La notizia in sintesi
- Tesla registra consegne record nel secondo trimestre 2026
- I ricavi crescono, ma margini e utile operativo diminuiscono
- Gli investimenti in AI, robotaxi e robotica portano il free cash flow negativo
- Il mercato attende prove concrete sulla redditività delle nuove attività
Riassunto generato con AI
Tesla accelera le consegne, ma cala la redditività
Tesla ha chiuso il secondo trimestre 2026 con 480.126 veicoli consegnati, il 25% in più rispetto a un anno prima e il miglior dato trimestrale della sua storia. L’azienda guidata da Elon Musk, con sede operativa ad Austin, ha ottenuto ricavi per 28,24 miliardi di dollari, in aumento del 26% e oltre le attese di Wall Street, sostenuti dalle vendite di auto, energia e servizi.
Il risultato mostra però una distanza crescente fra espansione dei volumi e capacità di generare profitti. L’utile netto GAAP è stato di 1,11 miliardi di dollari, in calo del 5% annuo, mentre l’utile operativo è sceso del 57% a 398 milioni. La pressione deriva da prezzi medi di vendita inferiori, costi operativi più elevati e investimenti molto più intensi nelle tecnologie che Tesla indica come prioritarie per il proprio futuro.
Volumi record, margini sotto pressione e cassa negativa
Le consegne di Model 3 e Model Y hanno rappresentato 467.762 unità del totale, mentre la produzione trimestrale si è fermata a 451.758 veicoli. Vendere più auto di quante ne siano state prodotte ha consentito a Tesla di ridurre le scorte, ma non ha impedito il calo della redditività automotive.
Il margine lordo automotive, esclusi i crediti regolatori, è sceso dal 19,2% del primo trimestre al 16,3%. Anche il margine operativo è passato dal 4,1% all’1,4% su base annua, mentre le spese operative sono salite del 47% a 4,35 miliardi di dollari. I ricavi del comparto auto sono cresciuti del 23% a 20,52 miliardi, ma il ricavo medio stimato per veicolo è diminuito.
Il segmento energia e accumulo ha contribuito con 3,14 miliardi di dollari di ricavi, in crescita del 13%, e 13,5 GWh di sistemi installati. Tuttavia, le spese in conto capitale hanno raggiunto circa 5,8 miliardi, +142% annuo, portando il free cash flow a -1,1 miliardi: le entrate operative non hanno coperto gli investimenti. Per Vaibhav Taneja e Elon Musk, il 2026 resta un anno di capex eccezionali, attesi oltre 25 miliardi di dollari.

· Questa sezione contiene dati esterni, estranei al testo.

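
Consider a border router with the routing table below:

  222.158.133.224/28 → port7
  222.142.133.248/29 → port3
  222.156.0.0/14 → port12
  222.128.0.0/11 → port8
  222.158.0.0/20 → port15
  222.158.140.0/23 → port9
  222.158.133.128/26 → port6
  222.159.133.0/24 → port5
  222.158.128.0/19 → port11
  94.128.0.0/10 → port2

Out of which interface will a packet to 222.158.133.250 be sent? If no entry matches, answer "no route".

Routes whose prefix contains 222.158.133.250:
  222.128.0.0/11 (222.128.0.0 - 222.159.255.255) -> port8
  222.156.0.0/14 (222.156.0.0 - 222.159.255.255) -> port12
  222.158.128.0/19 (222.158.128.0 - 222.158.159.255) -> port11
More-specific entries that do NOT match:
  222.142.133.248/29 (222.142.133.248 - 222.142.133.255) does not contain 222.158.133.250
  222.158.133.224/28 (222.158.133.224 - 222.158.133.239) does not contain 222.158.133.250
  222.158.133.128/26 (222.158.133.128 - 222.158.133.191) does not contain 222.158.133.250
  222.159.133.0/24 (222.159.133.0 - 222.159.133.255) does not contain 222.158.133.250
  222.158.140.0/23 (222.158.140.0 - 222.158.141.255) does not contain 222.158.133.250
  222.158.0.0/20 (222.158.0.0 - 222.158.15.255) does not contain 222.158.133.250
Longest matching prefix is /19 -> interface port11.

port11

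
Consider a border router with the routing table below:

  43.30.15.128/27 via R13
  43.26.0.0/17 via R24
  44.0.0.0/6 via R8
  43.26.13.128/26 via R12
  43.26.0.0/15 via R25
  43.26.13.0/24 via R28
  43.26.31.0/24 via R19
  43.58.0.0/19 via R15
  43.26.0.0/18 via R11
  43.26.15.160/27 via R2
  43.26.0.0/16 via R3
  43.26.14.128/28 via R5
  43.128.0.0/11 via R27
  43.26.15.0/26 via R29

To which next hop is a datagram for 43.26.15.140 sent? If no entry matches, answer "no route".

Routes whose prefix contains 43.26.15.140:
  43.26.0.0/15 (43.26.0.0 - 43.27.255.255) -> R25
  43.26.0.0/16 (43.26.0.0 - 43.26.255.255) -> R3
  43.26.0.0/17 (43.26.0.0 - 43.26.127.255) -> R24
  43.26.0.0/18 (43.26.0.0 - 43.26.63.255) -> R11
More-specific entries that do NOT match:
  43.26.14.128/28 (43.26.14.128 - 43.26.14.143) does not contain 43.26.15.140
  43.30.15.128/27 (43.30.15.128 - 43.30.15.159) does not contain 43.26.15.140
  43.26.15.160/27 (43.26.15.160 - 43.26.15.191) does not contain 43.26.15.140
  43.26.13.128/26 (43.26.13.128 - 43.26.13.191) does not contain 43.26.15.140
  43.26.15.0/26 (43.26.15.0 - 43.26.15.63) does not contain 43.26.15.140
  43.26.13.0/24 (43.26.13.0 - 43.26.13.255) does not contain 43.26.15.140
  43.26.31.0/24 (43.26.31.0 - 43.26.31.255) does not contain 43.26.15.140
  43.58.0.0/19 (43.58.0.0 - 43.58.31.255) does not contain 43.26.15.140
Longest matching prefix is /18 -> next hop R11.

R11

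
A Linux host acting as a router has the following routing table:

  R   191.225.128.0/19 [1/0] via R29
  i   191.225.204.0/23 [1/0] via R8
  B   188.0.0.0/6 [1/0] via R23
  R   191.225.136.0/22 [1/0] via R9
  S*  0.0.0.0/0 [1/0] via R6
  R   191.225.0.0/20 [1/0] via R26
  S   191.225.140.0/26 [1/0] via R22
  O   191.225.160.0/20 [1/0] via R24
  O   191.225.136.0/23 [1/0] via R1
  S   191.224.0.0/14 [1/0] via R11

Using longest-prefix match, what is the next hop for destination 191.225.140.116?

Routes whose prefix contains 191.225.140.116:
  0.0.0.0/0 (default, matches everything) -> R6
  188.0.0.0/6 (188.0.0.0 - 191.255.255.255) -> R23
  191.224.0.0/14 (191.224.0.0 - 191.227.255.255) -> R11
  191.225.128.0/19 (191.225.128.0 - 191.225.159.255) -> R29
More-specific entries that do NOT match:
  191.225.140.0/26 (191.225.140.0 - 191.225.140.63) does not contain 191.225.140.116
  191.225.204.0/23 (191.225.204.0 - 191.225.205.255) does not contain 191.225.140.116
  191.225.136.0/23 (191.225.136.0 - 191.225.137.255) does not contain 191.225.140.116
  191.225.136.0/22 (191.225.136.0 - 191.225.139.255) does not contain 191.225.140.116
  191.225.0.0/20 (191.225.0.0 - 191.225.15.255) does not contain 191.225.140.116
  191.225.160.0/20 (191.225.160.0 - 191.225.175.255) does not contain 191.225.140.116
Longest matching prefix is /19 -> next hop R29.

R29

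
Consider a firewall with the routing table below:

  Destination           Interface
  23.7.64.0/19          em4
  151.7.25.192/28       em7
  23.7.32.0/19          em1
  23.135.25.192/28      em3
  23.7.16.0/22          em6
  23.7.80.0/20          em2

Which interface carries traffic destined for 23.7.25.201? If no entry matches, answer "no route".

no route

No entry's prefix contains 23.7.25.201; there is no default route.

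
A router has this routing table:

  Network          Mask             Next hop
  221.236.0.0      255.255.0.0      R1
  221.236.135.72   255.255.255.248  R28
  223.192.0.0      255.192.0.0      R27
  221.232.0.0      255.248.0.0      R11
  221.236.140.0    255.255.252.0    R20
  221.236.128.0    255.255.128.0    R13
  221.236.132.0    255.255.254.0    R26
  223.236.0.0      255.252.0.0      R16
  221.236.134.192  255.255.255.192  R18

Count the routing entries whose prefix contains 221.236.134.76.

3

Prefixes containing 221.236.134.76:
  221.232.0.0/13 (221.232.0.0 - 221.239.255.255)
  221.236.0.0/16 (221.236.0.0 - 221.236.255.255)
  221.236.128.0/17 (221.236.128.0 - 221.236.255.255)
Total matching entries: 3.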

La sfida è trasformare gli investimenti in ricavi
La spesa è destinata a infrastrutture AI, batterie, semiconduttori, Cybercab, camion Semi e robot umanoide Optimus. Tesla ha avviato la produzione del Cybercab in Texas e prepara Optimus a Fremont, sulle linee precedentemente dedicate a Model S e Model X.
La conseguenza più rilevante riguarda la verifica del piano industriale: le nuove attività assorbono capitale prima di produrre ricavi significativi. Come osserva Lale Akoner di eToro, “la tesi d’investimento sul titolo dipende oggi più dalla capacità di esecuzione futura che dagli utili attuali”.
FAQ
Quante auto ha consegnato Tesla nel secondo trimestre 2026?

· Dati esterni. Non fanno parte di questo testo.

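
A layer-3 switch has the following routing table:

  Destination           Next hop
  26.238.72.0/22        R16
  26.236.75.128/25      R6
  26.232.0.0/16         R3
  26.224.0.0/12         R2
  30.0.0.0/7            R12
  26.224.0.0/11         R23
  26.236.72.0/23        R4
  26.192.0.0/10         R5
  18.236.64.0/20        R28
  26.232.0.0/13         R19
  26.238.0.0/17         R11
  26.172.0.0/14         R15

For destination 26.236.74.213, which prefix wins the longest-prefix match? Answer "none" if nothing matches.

26.232.0.0/13

Entries matching 26.236.74.213:
  26.192.0.0/10 (26.192.0.0 - 26.255.255.255)
  26.224.0.0/11 (26.224.0.0 - 26.255.255.255)
  26.224.0.0/12 (26.224.0.0 - 26.239.255.255)
  26.232.0.0/13 (26.232.0.0 - 26.239.255.255)
Most specific is 26.232.0.0/13.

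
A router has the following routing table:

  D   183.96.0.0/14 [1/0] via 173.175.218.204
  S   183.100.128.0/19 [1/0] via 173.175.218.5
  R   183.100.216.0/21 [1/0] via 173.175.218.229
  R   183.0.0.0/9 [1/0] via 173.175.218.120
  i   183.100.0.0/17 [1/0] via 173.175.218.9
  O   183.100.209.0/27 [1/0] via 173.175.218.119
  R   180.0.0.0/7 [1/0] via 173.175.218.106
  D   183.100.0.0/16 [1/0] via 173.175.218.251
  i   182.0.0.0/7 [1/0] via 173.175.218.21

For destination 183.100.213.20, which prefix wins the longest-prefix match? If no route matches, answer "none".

Entries matching 183.100.213.20:
  182.0.0.0/7 (182.0.0.0 - 183.255.255.255)
  183.0.0.0/9 (183.0.0.0 - 183.127.255.255)
  183.100.0.0/16 (183.100.0.0 - 183.100.255.255)
Most specific is 183.100.0.0/16.

183.100.0.0/16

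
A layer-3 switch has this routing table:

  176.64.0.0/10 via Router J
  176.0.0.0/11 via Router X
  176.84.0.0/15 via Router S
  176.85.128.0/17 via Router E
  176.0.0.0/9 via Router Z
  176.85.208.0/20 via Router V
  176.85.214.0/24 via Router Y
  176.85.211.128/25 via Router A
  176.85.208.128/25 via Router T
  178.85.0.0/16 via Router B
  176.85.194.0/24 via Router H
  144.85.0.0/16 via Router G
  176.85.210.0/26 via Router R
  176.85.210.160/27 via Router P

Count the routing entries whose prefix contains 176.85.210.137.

Prefixes containing 176.85.210.137:
  176.0.0.0/9 (176.0.0.0 - 176.127.255.255)
  176.64.0.0/10 (176.64.0.0 - 176.127.255.255)
  176.84.0.0/15 (176.84.0.0 - 176.85.255.255)
  176.85.128.0/17 (176.85.128.0 - 176.85.255.255)
  176.85.208.0/20 (176.85.208.0 - 176.85.223.255)
Total matching entries: 5.

5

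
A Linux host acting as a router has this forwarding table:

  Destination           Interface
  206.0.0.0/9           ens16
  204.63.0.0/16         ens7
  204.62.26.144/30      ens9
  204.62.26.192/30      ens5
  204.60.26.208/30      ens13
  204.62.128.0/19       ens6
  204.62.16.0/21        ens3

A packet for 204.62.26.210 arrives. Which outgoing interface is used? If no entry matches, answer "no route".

no route

No entry's prefix contains 204.62.26.210; there is no default route.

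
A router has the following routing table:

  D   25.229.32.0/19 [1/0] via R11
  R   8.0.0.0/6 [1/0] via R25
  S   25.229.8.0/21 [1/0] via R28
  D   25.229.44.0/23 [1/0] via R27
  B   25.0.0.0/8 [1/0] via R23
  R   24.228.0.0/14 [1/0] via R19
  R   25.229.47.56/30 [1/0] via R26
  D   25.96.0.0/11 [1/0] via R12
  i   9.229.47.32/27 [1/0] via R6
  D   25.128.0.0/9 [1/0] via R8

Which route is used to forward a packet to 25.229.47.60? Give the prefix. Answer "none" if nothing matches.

Entries matching 25.229.47.60:
  25.0.0.0/8 (25.0.0.0 - 25.255.255.255)
  25.128.0.0/9 (25.128.0.0 - 25.255.255.255)
  25.229.32.0/19 (25.229.32.0 - 25.229.63.255)
Most specific is 25.229.32.0/19.

25.229.32.0/19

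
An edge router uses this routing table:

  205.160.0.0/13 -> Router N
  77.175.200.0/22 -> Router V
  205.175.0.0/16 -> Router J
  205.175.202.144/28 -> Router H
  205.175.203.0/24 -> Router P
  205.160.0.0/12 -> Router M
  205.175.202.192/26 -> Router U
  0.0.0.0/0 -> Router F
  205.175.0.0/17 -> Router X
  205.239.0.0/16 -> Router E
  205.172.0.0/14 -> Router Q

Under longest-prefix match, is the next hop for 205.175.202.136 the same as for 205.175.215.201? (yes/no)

205.175.202.136: longest match 205.175.0.0/16 -> Router J
205.175.215.201: longest match 205.175.0.0/16 -> Router J

yes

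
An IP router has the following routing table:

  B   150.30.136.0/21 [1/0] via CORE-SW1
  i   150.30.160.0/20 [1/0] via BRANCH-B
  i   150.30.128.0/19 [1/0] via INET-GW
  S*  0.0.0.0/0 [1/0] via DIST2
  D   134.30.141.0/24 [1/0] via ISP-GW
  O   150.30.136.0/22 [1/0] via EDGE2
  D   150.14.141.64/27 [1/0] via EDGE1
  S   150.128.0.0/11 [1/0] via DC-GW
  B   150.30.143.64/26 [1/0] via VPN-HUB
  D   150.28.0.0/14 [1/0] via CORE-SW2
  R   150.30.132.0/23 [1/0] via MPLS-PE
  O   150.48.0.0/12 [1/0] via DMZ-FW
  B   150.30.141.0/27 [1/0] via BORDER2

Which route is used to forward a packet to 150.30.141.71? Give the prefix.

150.30.136.0/21

Entries matching 150.30.141.71:
  0.0.0.0/0 (default, matches everything)
  150.28.0.0/14 (150.28.0.0 - 150.31.255.255)
  150.30.128.0/19 (150.30.128.0 - 150.30.159.255)
  150.30.136.0/21 (150.30.136.0 - 150.30.143.255)
Most specific is 150.30.136.0/21.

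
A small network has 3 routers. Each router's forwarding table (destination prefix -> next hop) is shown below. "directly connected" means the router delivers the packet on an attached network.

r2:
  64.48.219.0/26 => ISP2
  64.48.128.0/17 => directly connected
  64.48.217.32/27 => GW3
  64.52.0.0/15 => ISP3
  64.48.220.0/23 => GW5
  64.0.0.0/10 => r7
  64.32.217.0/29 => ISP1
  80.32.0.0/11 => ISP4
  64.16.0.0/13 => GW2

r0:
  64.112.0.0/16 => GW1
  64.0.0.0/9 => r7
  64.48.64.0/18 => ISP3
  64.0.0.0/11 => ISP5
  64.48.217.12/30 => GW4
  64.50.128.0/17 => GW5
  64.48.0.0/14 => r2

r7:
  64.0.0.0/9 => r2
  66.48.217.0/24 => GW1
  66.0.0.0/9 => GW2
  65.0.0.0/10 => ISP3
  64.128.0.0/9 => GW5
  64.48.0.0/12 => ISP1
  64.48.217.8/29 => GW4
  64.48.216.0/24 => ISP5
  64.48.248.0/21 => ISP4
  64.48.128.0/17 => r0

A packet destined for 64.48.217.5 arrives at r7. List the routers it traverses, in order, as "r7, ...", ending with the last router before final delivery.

r7, r0, r2

At r7: longest match for 64.48.217.5 is 64.48.128.0/17 -> r0
At r0: longest match for 64.48.217.5 is 64.48.0.0/14 -> r2
At r2: longest match for 64.48.217.5 is 64.48.128.0/17 -> directly connected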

Sì: Tesla ha consegnato 480.126 veicoli, il 25% in più rispetto allo stesso trimestre dell’anno precedente.
Quanto sono cresciuti i ricavi di Tesla?
Sì: i ricavi hanno raggiunto 28,24 miliardi di dollari, in aumento del 26% annuo e oltre il consenso di Wall Street.
Perché il free cash flow di Tesla è negativo?
Sì: investimenti per circa 5,8 miliardi in AI, robotaxi, robotica, batterie e capacità produttiva hanno superato i flussi operativi.
Come sono cambiati i margini automotive?
Sì: il margine lordo automotive, senza crediti regolatori, è sceso al 16,3% dal 19,2% del trimestre precedente.
Quali fonti hanno verificato questi dati?
Sì: il contenuto nasce da analisi approfondita e verifica incrociata della nostra Redazione su Greenmove, Quattroruote, The Verge, Tom’s Hardware e Wall Street Italia.